Avec cette histoire, ils commencent de manière très classique avec un premier cadavre, puis un deuxième, sans se reposer sur une scène choc ou trash comme dans le tome précédent. Ils jouent avec la possibilité du retour d'un personnage décédé dans un tome précédent, et le deuxième épisode nous amène à la scène devenue traditionnelle d'interrogatoire en sous-sol sous la lumière verte du neutralisateur de pouvoirs, mais dans une configuration différente des fois précédentes. Ils commencent à faire jouer la continuité propre à cette série en évoquant les événements de Les traîtres et de Qui a tué Retro Girl ?. Et justement comme dans "Les Traîtres", le récit acquiert peu à peu de l'envergure pour emmener le lecteur sur un terrain aussi inattendu qu'inconfortable. L'enquête de Walker et Pilgrim les amènent à découvrir des actes de barbarie abjectes. Puis en découvrant l'identité de la victime Bendis a si bien entortillé son lecteur que ce dernier ressent à la fois l'horreur des cruautés infligées à la victime, et à la fois du soulagement en apprenant son identité. Cette manipulation émotionnelle qui conduit le lecteur à ressentir un sentiment de soulagement, alors même qu'il contemple lé déchéance inhumaine d'un individu provoque une soudaine secousse de remise en cause du lecteur devant la nature de ce divertissement. Comment est-il possible de se sentir soulagé devant la torture infligée à un individu ? Qu'est-ce qui me divertit dans ce genre de récit ? Bendis pousse le lecteur hors de sa zone de confort, hors de sa situation de voyeur, avec une facilité remarquable, pour un résultat très déstabilisant.

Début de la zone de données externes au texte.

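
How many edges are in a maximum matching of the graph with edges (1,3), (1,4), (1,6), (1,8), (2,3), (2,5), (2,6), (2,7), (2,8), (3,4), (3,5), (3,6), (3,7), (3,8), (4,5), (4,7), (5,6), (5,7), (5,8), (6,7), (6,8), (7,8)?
4 (matching: (1,3), (2,6), (4,5), (7,8); upper bound floor(n/2) = floor(8/2) = 4)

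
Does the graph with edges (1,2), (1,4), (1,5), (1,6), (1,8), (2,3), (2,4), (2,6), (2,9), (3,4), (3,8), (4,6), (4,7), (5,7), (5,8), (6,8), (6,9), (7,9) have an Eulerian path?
No (8 vertices have odd degree: {1, 2, 3, 4, 5, 6, 7, 9}; Eulerian path requires 0 or 2)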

Alors que le lecteur se sentait en terrain connu, le voilà attrapé par le paletot et emmené à la suite de personnages toujours plus attachants pour une enquête un peu glauque qui l'oblige à prendre partie pour les héros, qui l'implique émotionnellement au-delà d'un simple divertissement du moment. Non seulement Bendis a concocté un récit qui assimile les codes propres aux superhéros et aux enquêtes policières et qui les fait sien en les retournant à sa guise, mais en plus Oeming est très en verve. Lui non plus ne se repose pas sur ses lauriers. La première page comporte une case occupant les deux tiers de la page, un plan large détaillant la scène du crime, à savoir un hall monumental dont la verrière a été brisée. La mise en couleurs met très bien en valeur l'éclairage naturel provenant de la verrière et effectivement Pete Pantazis (le metteur en couleurs) semble avoir effectué des progrès significatifs depuis le tome précédent qui fait de lui un artiste complémentaire d'Oeming.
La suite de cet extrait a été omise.